Но вскоре Ульрих стал замечать, что его отношения с братом и его женой стали ухудшаться. Гаспар все чаще беспричинно раздражался, высокомерно помыкал младшим братом, насмехался над ним и постоянно подчеркивал свое старшинство и свое право наследовать имущество отца. Ульрих иногда терпел унижения молча, иногда взрывался и отвечал резкостью на резкость. Гордость была наследственной чертой всех Шато-д’Оров, и Ульрих не мог постоянно терпеть унижения. Генрих Шато-д’Ор обычно принимал сторону старшего сына, своего наследника, и решал споры в его пользу. Ульрих замкнулся в себе, ожесточился. Все три месяца, оставшиеся до битвы при Оксенфурте, он вспоминал потом как три месяца попреков, скандалов, обид… Всякий раз при воспоминании о Клеменции его охватывал гнев: она стала для него неким исчадием ада. Разумеется, она ни взглядом, ни намеком не напоминала ему о поляне и росистой траве. Но Ульрих постоянно помнил о том, что у них с ней БЫЛО. Ему казалось, что она вот-вот разоблачит его перед отцом и братом, хотя он прекрасно понимал, что она этого не сделает. Он боялся ее насмешливого, презрительного взгляда, как бы говорившего: «Ты мой раб! Захочу — казню, захочу — помилую!» Он редко слышал ее голос, но, когда она обращалась к нему, его лицо заливалось краской, дыхание сбивалось, а мысли путались в голове, и он говорил совсем не то, что хотел сказать. Это было хуже всего, потому что, когда он сбивался в своих речах, его зло и беспощадно высмеивали. У Клеменции в такие минуты играла на лице улыбка, в которой было столько яда, сколько у гадюки по весне.
Отца и брата Ульрих простил сразу после их смерти. Он был убежден, что их науськивала на него Клеменция. Ее же он не простил и прощать не собирался. Когда хоронили павших Шато-д’Оров, Клеменция шла рядом с ним; ее лицо, обрамленное траурным платком, было неподвижно и бесслезно, словно каменное. Ни единой слезинки не пролила она, когда гроб с телом Гаспара заперли в родовом склепе. В эти минуты Ульрих еще больше возненавидел ее. Смерть отца и брата, свое грехопадение и соблазн, в который ввела его Клеменция, он считал звеньями одной цепи.

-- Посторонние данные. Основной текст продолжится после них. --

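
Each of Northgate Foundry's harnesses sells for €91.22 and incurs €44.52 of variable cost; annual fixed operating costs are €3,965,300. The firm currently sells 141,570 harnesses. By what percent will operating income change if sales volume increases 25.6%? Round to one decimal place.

+64.0%

Contribution at this volume is 141,570 × €46.70 = €6,611,319.00.
Operating income = contribution − fixed costs = €6,611,319.00 − €3,965,300 = €2,646,019.00.
So DOL = total CM / EBIT = €6,611,319.00 / €2,646,019.00 = 2.4986.
%ΔEBIT = DOL × %ΔSales = 2.4986 × +25.6% = +64.0%.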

Отправляясь в Палестину, Ульрих даже не попрощался с ней. Он истово молился, чтобы Господь простил его грехи. Некоторое время он был совершенно уверен в том, что сложит в Палестине голову. Потом, как мы знаем, Ульрих стал думать о мести, о том, чтобы завоевать право въехать в Шато-д’Ор хозяином и навеки изгнать оттуда урожденную фон Майендорф.

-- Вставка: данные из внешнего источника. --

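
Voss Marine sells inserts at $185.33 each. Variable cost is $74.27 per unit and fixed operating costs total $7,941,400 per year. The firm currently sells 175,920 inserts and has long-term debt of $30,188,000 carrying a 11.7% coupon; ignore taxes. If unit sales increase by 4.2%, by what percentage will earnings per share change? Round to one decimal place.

At 175,920 units, contribution = 175,920 × $111.06 = $19,537,675.20.
Subtracting fixed costs: EBIT = $19,537,675.20 − $7,941,400 = $11,596,275.20.
After interest of $3,531,996.00, pre-tax earnings = $8,064,279.20.
Degree of combined leverage = contribution ÷ (EBIT − I) = $19,537,675.20 ÷ $8,064,279.20 = 2.4227.
EPS therefore changes by 2.4227 × (+4.2%) = +10.2%.

+10.2%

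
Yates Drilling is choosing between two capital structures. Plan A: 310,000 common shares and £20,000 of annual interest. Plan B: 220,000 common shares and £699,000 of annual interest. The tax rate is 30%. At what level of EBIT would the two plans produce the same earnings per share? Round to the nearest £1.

At indifference, (EBIT − 20,000)(1 − t)/310,000 = (EBIT − 699,000)(1 − t)/220,000.
Cancelling (1 − t) and cross-multiplying: 220,000·(EBIT − 20,000) = 310,000·(EBIT − 699,000).
EBIT × (310,000 − 220,000) = 699,000 × 310,000 − 20,000 × 220,000 = 212,290,000,000, so EBIT = 212,290,000,000 ÷ 90,000 = 2,358,777.78.

£2,358,778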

В годы странствий Ульрих редко думал о том, как идут дела в замке Шато-д’Ор. Он был убежден, что хозяйка без зазрения совести предается разврату и запустила хозяйство, испортила детей его брата и осквернила память об их отце. Но так было лишь в первые годы скитаний, самые тяжелые. Затем, когда Ульрих привычно рубил головы и получал раны, когда его волновали лишь заботы насущного дня и он толком не знал, доживет ли до следующего, дела Клеменции перестали его интересовать. И лишь когда перспектива счастливого возвращения замаячила перед ним огоньком надежды, — лишь тогда ему вновь стали приходить мысли о том, что ждет его дома. С годами его взгляды изменились — взгляды на их отношения с Клеменцией. Он знал, что вспышки страсти, подобные той, что охватила их на поляне, — явление не исключительное. Он уже знал, что такие вспышки — точно порывы ветра. Сколько их пронеслось через его жизнь! Однако у Ульриха была и настоящая любовь к женщине, которая стала матерью Франческо, к несчастной Пьерине. Увы, и она стерлась в его памяти с годами; лишь глядя на сына, Ульрих изредка вспоминал о дочери торговца. Вспоминая ее, он всегда испытывал чувство вины, словно обманывал или изменял ей.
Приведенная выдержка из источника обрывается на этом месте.